Brain Tissue Pulmonary Embolism Due to Severe Blunt Force Head Trauma in a Dog.

J Comp Pathol

University of Illinois at Urbana-Champaign, College of Veterinary Medicine, Department of Veterinary Clinical Sciences, Urbana, Illinois, USA.

Published: February 2020

A 9-week-old male puppy was submitted for necropsy examination after a reported history of developing acute melaena and vomiting blood before death.
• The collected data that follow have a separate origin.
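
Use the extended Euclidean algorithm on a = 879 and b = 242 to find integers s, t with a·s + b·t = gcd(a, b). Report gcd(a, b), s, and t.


Euclidean algorithm on (879, 242) — divide until remainder is 0:
  879 = 3 · 242 + 153
  242 = 1 · 153 + 89
  153 = 1 · 89 + 64
  89 = 1 · 64 + 25
  64 = 2 · 25 + 14
  25 = 1 · 14 + 11
  14 = 1 · 11 + 3
  11 = 3 · 3 + 2
  3 = 1 · 2 + 1
  2 = 2 · 1 + 0
gcd(879, 242) = 1.
Track Bezout coefficients alongside the remainders: start with r₀ = 879 = a·1 + b·0 (s = 1, t = 0) and r₁ = 242 = a·0 + b·1 (s = 0, t = 1); each new remainder r_{k+1} = r_{k-1} − q_k·r_k inherits s_{k+1} = s_{k-1} − q_k·s_k, t_{k+1} = t_{k-1} − q_k·t_k, so r_k = a·s_k + b·t_k at every step:
  q = 3: r = 153, s = 1 − 3·0 = 1, t = 0 − 3·1 = -3  (check: 879·1 + 242·(-3) = 153)
  q = 1: r = 89, s = 0 − 1·1 = -1, t = 1 − 1·(-3) = 4  (check: 879·(-1) + 242·4 = 89)
  q = 1: r = 64, s = 1 − 1·(-1) = 2, t = -3 − 1·4 = -7  (check: 879·2 + 242·(-7) = 64)
  q = 1: r = 25, s = -1 − 1·2 = -3, t = 4 − 1·(-7) = 11  (check: 879·(-3) + 242·11 = 25)
  q = 2: r = 14, s = 2 − 2·(-3) = 8, t = -7 − 2·11 = -29  (check: 879·8 + 242·(-29) = 14)
  q = 1: r = 11, s = -3 − 1·8 = -11, t = 11 − 1·(-29) = 40  (check: 879·(-11) + 242·40 = 11)
  q = 1: r = 3, s = 8 − 1·(-11) = 19, t = -29 − 1·40 = -69  (check: 879·19 + 242·(-69) = 3)
  q = 3: r = 2, s = -11 − 3·19 = -68, t = 40 − 3·(-69) = 247  (check: 879·(-68) + 242·247 = 2)
  q = 1: r = 1, s = 19 − 1·(-68) = 87, t = -69 − 1·247 = -316  (check: 879·87 + 242·(-316) = 1)
The row with r = 1 (the gcd) gives the Bezout coefficients s = 87, t = -316.
Result: 879 · (87) + 242 · (-316) = 1.

gcd(879, 242) = 1; s = 87, t = -316 (check: 879·87 + 242·(-316) = 1).


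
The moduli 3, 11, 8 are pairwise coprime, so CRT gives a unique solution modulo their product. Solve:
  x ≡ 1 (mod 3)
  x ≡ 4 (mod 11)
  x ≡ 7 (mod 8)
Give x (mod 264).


Moduli 3, 11, 8 are pairwise coprime; by CRT there is a unique solution modulo M = 3 · 11 · 8 = 264.
Solve pairwise, accumulating the modulus:
  Start with x ≡ 1 (mod 3).
  Combine with x ≡ 4 (mod 11): since gcd(3, 11) = 1, we get a unique residue mod 33.
    Write x = 1 + 3·t and substitute into x ≡ 4 (mod 11): 3·t ≡ 4 − 1 = 3 (mod 11).
    The inverse of 3 mod 11 is 4 (since 3·4 = 12 = 1·11 + 1), so t ≡ 4·3 = 12 ≡ 1 (mod 11).
    Then x = 1 + 3·1 = 4, valid modulo lcm(3, 11) = 33: x ≡ 4 (mod 33).
  Combine with x ≡ 7 (mod 8): since gcd(33, 8) = 1, we get a unique residue mod 264.
    Write x = 4 + 33·t and substitute into x ≡ 7 (mod 8): 33·t ≡ 7 − 4 = 3 (mod 8).
    Reduce coefficients mod 8: 1·t ≡ 3 (mod 8).
    So t ≡ 3 (mod 8).
    Then x = 4 + 33·3 = 103, valid modulo lcm(33, 8) = 264: x ≡ 103 (mod 264).
Verify: 103 mod 3 = 1 ✓, 103 mod 11 = 4 ✓, 103 mod 8 = 7 ✓.

x ≡ 103 (mod 264).


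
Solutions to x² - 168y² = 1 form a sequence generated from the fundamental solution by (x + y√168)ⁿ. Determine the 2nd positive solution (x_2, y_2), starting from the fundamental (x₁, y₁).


Step 1: Find the fundamental solution (x₁, y₁) of x² - 168y² = 1.
  Expand √168 as a continued fraction. a₀ = ⌊√168⌋ = 12; iterate m_{k+1} = d_k·a_k − m_k, d_{k+1} = (168 − m_{k+1}²)/d_k, a_{k+1} = ⌊(a₀ + m_{k+1})/d_{k+1}⌋ (starting m₀ = 0, d₀ = 1), with convergents p_k = a_k·p_{k-1} + p_{k-2}, q_k = a_k·q_{k-1} + q_{k-2} (p₋₁ = 1, q₋₁ = 0):
  k = 0: a₀ = 12; p₀/q₀ = 12/1; p₀² − 168·q₀² = 144 − 168 = -24.
  k = 1: m = 12, d = 24, a = ⌊(12 + 12)/24⌋ = 1; p/q = (1·12 + 1)/(1·1 + 0) = 13/1; p² − 168·q² = 169 − 168 = 1.
  The first convergent with p² − 168·q² = 1 gives the fundamental solution (x₁, y₁) = (13, 1).
Step 2: Apply the recurrence (x_{n+1}, y_{n+1}) = (x₁x_n + 168y₁y_n, x₁y_n + y₁x_n) repeatedly.
  From (x_1, y_1) = (13, 1): x_2 = 13·13 + 168·1·1 = 337; y_2 = 13·1 + 1·13 = 26.
Step 3: Verify x_2² - 168·y_2² = 113569 - 113568 = 1 (should be 1). ✓

(x_1, y_1) = (13, 1); (x_2, y_2) = (337, 26).


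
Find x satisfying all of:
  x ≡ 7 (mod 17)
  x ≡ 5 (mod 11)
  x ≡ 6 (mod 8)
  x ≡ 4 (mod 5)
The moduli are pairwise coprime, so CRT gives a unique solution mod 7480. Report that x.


Product of moduli M = 17 · 11 · 8 · 5 = 7480.
Merge one congruence at a time:
  Start: x ≡ 7 (mod 17).
  Combine with x ≡ 5 (mod 11); new modulus lcm = 187.
    Write x = 7 + 17·t and substitute into x ≡ 5 (mod 11): 17·t ≡ 5 − 7 = -2 (mod 11).
    Reduce coefficients mod 11: 6·t ≡ 9 (mod 11).
    The inverse of 6 mod 11 is 2 (since 6·2 = 12 = 1·11 + 1), so t ≡ 2·9 = 18 ≡ 7 (mod 11).
    Then x = 7 + 17·7 = 126, valid modulo lcm(17, 11) = 187: x ≡ 126 (mod 187).
  Combine with x ≡ 6 (mod 8); new modulus lcm = 1496.
    Write x = 126 + 187·t and substitute into x ≡ 6 (mod 8): 187·t ≡ 6 − 126 = -120 (mod 8).
    Reduce coefficients mod 8: 3·t ≡ 0 (mod 8).
    The inverse of 3 mod 8 is 3 (since 3·3 = 9 = 1·8 + 1), so t ≡ 3·0 = 0 ≡ 0 (mod 8).
    Then x = 126 + 187·0 = 126, valid modulo lcm(187, 8) = 1496: x ≡ 126 (mod 1496).
  Combine with x ≡ 4 (mod 5); new modulus lcm = 7480.
    Write x = 126 + 1496·t and substitute into x ≡ 4 (mod 5): 1496·t ≡ 4 − 126 = -122 (mod 5).
    Reduce coefficients mod 5: 1·t ≡ 3 (mod 5).
    So t ≡ 3 (mod 5).
    Then x = 126 + 1496·3 = 4614, valid modulo lcm(1496, 5) = 7480: x ≡ 4614 (mod 7480).
Verify against each original: 4614 mod 17 = 7, 4614 mod 11 = 5, 4614 mod 8 = 6, 4614 mod 5 = 4.

x ≡ 4614 (mod 7480).


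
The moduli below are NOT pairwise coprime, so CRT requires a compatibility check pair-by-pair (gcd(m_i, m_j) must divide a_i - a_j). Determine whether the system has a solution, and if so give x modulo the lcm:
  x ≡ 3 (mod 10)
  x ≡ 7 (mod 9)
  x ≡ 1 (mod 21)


Moduli 10, 9, 21 are not pairwise coprime, so CRT works modulo lcm(m_i) when all pairwise compatibility conditions hold.
Pairwise compatibility: gcd(m_i, m_j) must divide a_i - a_j for every pair.
Merge one congruence at a time:
  Start: x ≡ 3 (mod 10).
  Combine with x ≡ 7 (mod 9): gcd(10, 9) = 1; 7 - 3 = 4, which IS divisible by 1, so compatible.
    Write x = 3 + 10·t and substitute into x ≡ 7 (mod 9): 10·t ≡ 7 − 3 = 4 (mod 9).
    Reduce coefficients mod 9: 1·t ≡ 4 (mod 9).
    So t ≡ 4 (mod 9).
    Then x = 3 + 10·4 = 43, valid modulo lcm(10, 9) = 90: x ≡ 43 (mod 90).
  Combine with x ≡ 1 (mod 21): gcd(90, 21) = 3; 1 - 43 = -42, which IS divisible by 3, so compatible.
    Write x = 43 + 90·t and substitute into x ≡ 1 (mod 21): 90·t ≡ 1 − 43 = -42 (mod 21).
    Divide the congruence (and modulus) by g = 3: 30·t ≡ -14 (mod 7).
    Reduce coefficients mod 7: 2·t ≡ 0 (mod 7).
    The inverse of 2 mod 7 is 4 (since 2·4 = 8 = 1·7 + 1), so t ≡ 4·0 = 0 ≡ 0 (mod 7).
    Then x = 43 + 90·0 = 43, valid modulo lcm(90, 21) = 630: x ≡ 43 (mod 630).
Verify: 43 mod 10 = 3, 43 mod 9 = 7, 43 mod 21 = 1.

x ≡ 43 (mod 630).


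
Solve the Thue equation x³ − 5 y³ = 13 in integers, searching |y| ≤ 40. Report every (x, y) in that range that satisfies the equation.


The equation is x³ - 5y³ = 13. For fixed y, x³ = 5·y³ + 13, so a solution requires the RHS to be a perfect cube.
Strategy: iterate y from -40 to 40, compute RHS = 5·y³ + 13, and check whether it is a (positive or negative) perfect cube.
Check small values of y:
  y = 0: RHS = 13 is not a perfect cube.
  y = 1: RHS = 18 is not a perfect cube.
  y = -1: RHS = 8 = (2)³ ⇒ x = 2 works.
  y = 2: RHS = 53 is not a perfect cube.
  y = -2: RHS = -27 = (-3)³ ⇒ x = -3 works.
  y = 3: RHS = 148 is not a perfect cube.
  y = -3: RHS = -122 is not a perfect cube.
Continuing, at y = 7: RHS = 1728 = (12)³ ⇒ x = 12 works.
Searching the remaining y in |y| ≤ 40 finds no further solutions.
Collected solutions: (2, -1), (-3, -2), (12, 7).

Solutions (with |y| ≤ 40): (2, -1), (-3, -2), (12, 7).


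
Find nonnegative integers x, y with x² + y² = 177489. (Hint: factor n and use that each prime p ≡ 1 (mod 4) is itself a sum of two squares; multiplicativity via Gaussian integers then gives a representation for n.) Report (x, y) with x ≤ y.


Step 1: Factor n = 177489 = 3^2 · 13 · 37 · 41.
Step 2: Check the mod-4 condition on each prime factor: 3 ≡ 3 (mod 4), exponent 2 (must be even); 13 ≡ 1 (mod 4), exponent 1; 37 ≡ 1 (mod 4), exponent 1; 41 ≡ 1 (mod 4), exponent 1.
All primes ≡ 3 (mod 4) appear to even exponent (or don't appear), so by the two-squares theorem n IS expressible as a sum of two squares.
Step 3: Build a representation. Group n = k² · m with k = 3 and m = 13 · 37 · 41 = 19721 (a product of primes ≡ 1 (mod 4)); a representation of m scales to one of n via (k·x)² + (k·y)² = k²(x² + y²). Each prime p ≡ 1 (mod 4) is itself a sum of two squares; find a² by testing p − a² for a perfect square:
  13: 13 − 1² = 12, 13 − 2² = 9 = 3² ⇒ 13 = 2² + 3².
  37: 37 − 1² = 36 = 6² ⇒ 37 = 1² + 6².
  41: 41 − 1² = 40, 41 − 2² = 37, 41 − 3² = 32, 41 − 4² = 25 = 5² ⇒ 41 = 4² + 5².
  Combine using the Brahmagupta–Fibonacci identity (a² + b²)(c² + d²) = (ac − bd)² + (ad + bc)² = (ac + bd)² + (ad − bc)²:
  13 · 37 = 481: from (2² + 3²)(1² + 6²), take (2·1 − 3·6, 2·6 + 3·1) = (2 − 18, 12 + 3) = (-16, 15); dropping signs (only squares matter) gives (16, 15); check 16² + 15² = 256 + 225 = 481 ✓.
  481 · 41 = 19721: from (16² + 15²)(4² + 5²), take (16·4 − 15·5, 16·5 + 15·4) = (64 − 75, 80 + 60) = (-11, 140); dropping signs (only squares matter) gives (11, 140); check 11² + 140² = 121 + 19600 = 19721 ✓.
  Scale by k = 3: (3·11, 3·140) = (33, 420).
Step 4: Order so x ≤ y and verify: 33² + 420² = 1089 + 176400 = 177489 = n. ✓

n = 177489 = 33² + 420² (one valid representation with x ≤ y).


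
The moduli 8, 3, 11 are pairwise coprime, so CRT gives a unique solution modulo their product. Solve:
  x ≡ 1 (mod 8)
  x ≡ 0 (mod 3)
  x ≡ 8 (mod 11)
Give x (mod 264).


Moduli 8, 3, 11 are pairwise coprime; by CRT there is a unique solution modulo M = 8 · 3 · 11 = 264.
Solve pairwise, accumulating the modulus:
  Start with x ≡ 1 (mod 8).
  Combine with x ≡ 0 (mod 3): since gcd(8, 3) = 1, we get a unique residue mod 24.
    Write x = 1 + 8·t and substitute into x ≡ 0 (mod 3): 8·t ≡ 0 − 1 = -1 (mod 3).
    Reduce coefficients mod 3: 2·t ≡ 2 (mod 3).
    The inverse of 2 mod 3 is 2 (since 2·2 = 4 = 1·3 + 1), so t ≡ 2·2 = 4 ≡ 1 (mod 3).
    Then x = 1 + 8·1 = 9, valid modulo lcm(8, 3) = 24: x ≡ 9 (mod 24).
  Combine with x ≡ 8 (mod 11): since gcd(24, 11) = 1, we get a unique residue mod 264.
    Write x = 9 + 24·t and substitute into x ≡ 8 (mod 11): 24·t ≡ 8 − 9 = -1 (mod 11).
    Reduce coefficients mod 11: 2·t ≡ 10 (mod 11).
    The inverse of 2 mod 11 is 6 (since 2·6 = 12 = 1·11 + 1), so t ≡ 6·10 = 60 ≡ 5 (mod 11).
    Then x = 9 + 24·5 = 129, valid modulo lcm(24, 11) = 264: x ≡ 129 (mod 264).
Verify: 129 mod 8 = 1 ✓, 129 mod 3 = 0 ✓, 129 mod 11 = 8 ✓.

x ≡ 129 (mod 264).


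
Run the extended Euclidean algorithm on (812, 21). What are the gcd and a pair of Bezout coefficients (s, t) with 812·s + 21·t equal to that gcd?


Euclidean algorithm on (812, 21) — divide until remainder is 0:
  812 = 38 · 21 + 14
  21 = 1 · 14 + 7
  14 = 2 · 7 + 0
gcd(812, 21) = 7.
Track Bezout coefficients alongside the remainders: start with r₀ = 812 = a·1 + b·0 (s = 1, t = 0) and r₁ = 21 = a·0 + b·1 (s = 0, t = 1); each new remainder r_{k+1} = r_{k-1} − q_k·r_k inherits s_{k+1} = s_{k-1} − q_k·s_k, t_{k+1} = t_{k-1} − q_k·t_k, so r_k = a·s_k + b·t_k at every step:
  q = 38: r = 14, s = 1 − 38·0 = 1, t = 0 − 38·1 = -38  (check: 812·1 + 21·(-38) = 14)
  q = 1: r = 7, s = 0 − 1·1 = -1, t = 1 − 1·(-38) = 39  (check: 812·(-1) + 21·39 = 7)
The row with r = 7 (the gcd) gives the Bezout coefficients s = -1, t = 39.
Result: 812 · (-1) + 21 · (39) = 7.

gcd(812, 21) = 7; s = -1, t = 39 (check: 812·(-1) + 21·39 = 7).


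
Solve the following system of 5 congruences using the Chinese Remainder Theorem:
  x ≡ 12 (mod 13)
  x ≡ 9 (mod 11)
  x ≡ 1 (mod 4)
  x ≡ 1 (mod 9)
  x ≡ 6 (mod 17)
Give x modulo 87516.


Product of moduli M = 13 · 11 · 4 · 9 · 17 = 87516.
Merge one congruence at a time:
  Start: x ≡ 12 (mod 13).
  Combine with x ≡ 9 (mod 11); new modulus lcm = 143.
    Write x = 12 + 13·t and substitute into x ≡ 9 (mod 11): 13·t ≡ 9 − 12 = -3 (mod 11).
    Reduce coefficients mod 11: 2·t ≡ 8 (mod 11).
    The inverse of 2 mod 11 is 6 (since 2·6 = 12 = 1·11 + 1), so t ≡ 6·8 = 48 ≡ 4 (mod 11).
    Then x = 12 + 13·4 = 64, valid modulo lcm(13, 11) = 143: x ≡ 64 (mod 143).
  Combine with x ≡ 1 (mod 4); new modulus lcm = 572.
    Write x = 64 + 143·t and substitute into x ≡ 1 (mod 4): 143·t ≡ 1 − 64 = -63 (mod 4).
    Reduce coefficients mod 4: 3·t ≡ 1 (mod 4).
    The inverse of 3 mod 4 is 3 (since 3·3 = 9 = 2·4 + 1), so t ≡ 3·1 = 3 ≡ 3 (mod 4).
    Then x = 64 + 143·3 = 493, valid modulo lcm(143, 4) = 572: x ≡ 493 (mod 572).
  Combine with x ≡ 1 (mod 9); new modulus lcm = 5148.
    Write x = 493 + 572·t and substitute into x ≡ 1 (mod 9): 572·t ≡ 1 − 493 = -492 (mod 9).
    Reduce coefficients mod 9: 5·t ≡ 3 (mod 9).
    The inverse of 5 mod 9 is 2 (since 5·2 = 10 = 1·9 + 1), so t ≡ 2·3 = 6 ≡ 6 (mod 9).
    Then x = 493 + 572·6 = 3925, valid modulo lcm(572, 9) = 5148: x ≡ 3925 (mod 5148).
  Combine with x ≡ 6 (mod 17); new modulus lcm = 87516.
    Write x = 3925 + 5148·t and substitute into x ≡ 6 (mod 17): 5148·t ≡ 6 − 3925 = -3919 (mod 17).
    Reduce coefficients mod 17: 14·t ≡ 8 (mod 17).
    The inverse of 14 mod 17 is 11 (since 14·11 = 154 = 9·17 + 1), so t ≡ 11·8 = 88 ≡ 3 (mod 17).
    Then x = 3925 + 5148·3 = 19369, valid modulo lcm(5148, 17) = 87516: x ≡ 19369 (mod 87516).
Verify against each original: 19369 mod 13 = 12, 19369 mod 11 = 9, 19369 mod 4 = 1, 19369 mod 9 = 1, 19369 mod 17 = 6.

x ≡ 19369 (mod 87516).


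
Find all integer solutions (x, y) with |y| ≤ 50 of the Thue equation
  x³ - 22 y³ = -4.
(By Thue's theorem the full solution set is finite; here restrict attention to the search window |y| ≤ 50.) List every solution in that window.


The equation is x³ - 22y³ = -4. For fixed y, x³ = 22·y³ − 4, so a solution requires the RHS to be a perfect cube.
Strategy: iterate y from -50 to 50, compute RHS = 22·y³ − 4, and check whether it is a (positive or negative) perfect cube.
Check small values of y:
  y = 0: RHS = -4 is not a perfect cube.
  y = 1: RHS = 18 is not a perfect cube.
  y = -1: RHS = -26 is not a perfect cube.
  y = 2: RHS = 172 is not a perfect cube.
  y = -2: RHS = -180 is not a perfect cube.
  y = 3: RHS = 590 is not a perfect cube.
  y = -3: RHS = -598 is not a perfect cube.
Continuing the search up to |y| = 50 finds no solutions either.
No (x, y) in the scanned range satisfies the equation.

No integer solutions with |y| ≤ 50.


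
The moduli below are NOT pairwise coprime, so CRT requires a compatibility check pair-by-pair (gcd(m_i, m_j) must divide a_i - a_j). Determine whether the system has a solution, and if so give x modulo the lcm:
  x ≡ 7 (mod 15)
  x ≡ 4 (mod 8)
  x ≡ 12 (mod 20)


Moduli 15, 8, 20 are not pairwise coprime, so CRT works modulo lcm(m_i) when all pairwise compatibility conditions hold.
Pairwise compatibility: gcd(m_i, m_j) must divide a_i - a_j for every pair.
Merge one congruence at a time:
  Start: x ≡ 7 (mod 15).
  Combine with x ≡ 4 (mod 8): gcd(15, 8) = 1; 4 - 7 = -3, which IS divisible by 1, so compatible.
    Write x = 7 + 15·t and substitute into x ≡ 4 (mod 8): 15·t ≡ 4 − 7 = -3 (mod 8).
    Reduce coefficients mod 8: 7·t ≡ 5 (mod 8).
    The inverse of 7 mod 8 is 7 (since 7·7 = 49 = 6·8 + 1), so t ≡ 7·5 = 35 ≡ 3 (mod 8).
    Then x = 7 + 15·3 = 52, valid modulo lcm(15, 8) = 120: x ≡ 52 (mod 120).
  Combine with x ≡ 12 (mod 20): gcd(120, 20) = 20; 12 - 52 = -40, which IS divisible by 20, so compatible.
    Write x = 52 + 120·t and substitute into x ≡ 12 (mod 20): 120·t ≡ 12 − 52 = -40 (mod 20).
    Divide the congruence (and modulus) by g = 20: 6·t ≡ -2 (mod 1).
    Modulo 1 every t works; take t = 0.
    Then x = 52 + 120·0 = 52, valid modulo lcm(120, 20) = 120: x ≡ 52 (mod 120).
Verify: 52 mod 15 = 7, 52 mod 8 = 4, 52 mod 20 = 12.

x ≡ 52 (mod 120).


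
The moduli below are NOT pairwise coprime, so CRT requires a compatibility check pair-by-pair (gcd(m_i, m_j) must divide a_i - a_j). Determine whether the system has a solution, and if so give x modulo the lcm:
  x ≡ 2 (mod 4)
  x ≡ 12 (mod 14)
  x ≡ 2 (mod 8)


Moduli 4, 14, 8 are not pairwise coprime, so CRT works modulo lcm(m_i) when all pairwise compatibility conditions hold.
Pairwise compatibility: gcd(m_i, m_j) must divide a_i - a_j for every pair.
Merge one congruence at a time:
  Start: x ≡ 2 (mod 4).
  Combine with x ≡ 12 (mod 14): gcd(4, 14) = 2; 12 - 2 = 10, which IS divisible by 2, so compatible.
    Write x = 2 + 4·t and substitute into x ≡ 12 (mod 14): 4·t ≡ 12 − 2 = 10 (mod 14).
    Divide the congruence (and modulus) by g = 2: 2·t ≡ 5 (mod 7).
    The inverse of 2 mod 7 is 4 (since 2·4 = 8 = 1·7 + 1), so t ≡ 4·5 = 20 ≡ 6 (mod 7).
    Then x = 2 + 4·6 = 26, valid modulo lcm(4, 14) = 28: x ≡ 26 (mod 28).
  Combine with x ≡ 2 (mod 8): gcd(28, 8) = 4; 2 - 26 = -24, which IS divisible by 4, so compatible.
    Write x = 26 + 28·t and substitute into x ≡ 2 (mod 8): 28·t ≡ 2 − 26 = -24 (mod 8).
    Divide the congruence (and modulus) by g = 4: 7·t ≡ -6 (mod 2).
    Reduce coefficients mod 2: 1·t ≡ 0 (mod 2).
    So t ≡ 0 (mod 2).
    Then x = 26 + 28·0 = 26, valid modulo lcm(28, 8) = 56: x ≡ 26 (mod 56).
Verify: 26 mod 4 = 2, 26 mod 14 = 12, 26 mod 8 = 2.

x ≡ 26 (mod 56).


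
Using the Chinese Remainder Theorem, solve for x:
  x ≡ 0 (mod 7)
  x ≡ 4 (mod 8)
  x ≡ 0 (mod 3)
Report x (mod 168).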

Grossly, the animal had multiple skull fractures, mostly affecting the occipital region and cranial floor, associated with extensive regions of subcutaneous, periosteal and subdural haemorrhages, as well as petechial haemorrhages within the right middle and caudal lung lobes. Histopathology of the brain revealed multifocal acute meningeal and parenchymal haemorrhage with laceration of the cerebellar folia. In the lung, multiple small- and medium-calibre branches of pulmonary arteries were occluded by aggregates of brain tissue, which exhibited weak immunoreactivity for glial fibrillary acidic protein and strong labelling for neuron specific enolase on immunohistochemistry. These findings were consistent with brain tissue pulmonary embolism, an infrequent phenomenon following severe head trauma. To the best of the authors' knowledge, this is the first reported case of canine brain tissue pulmonary embolism.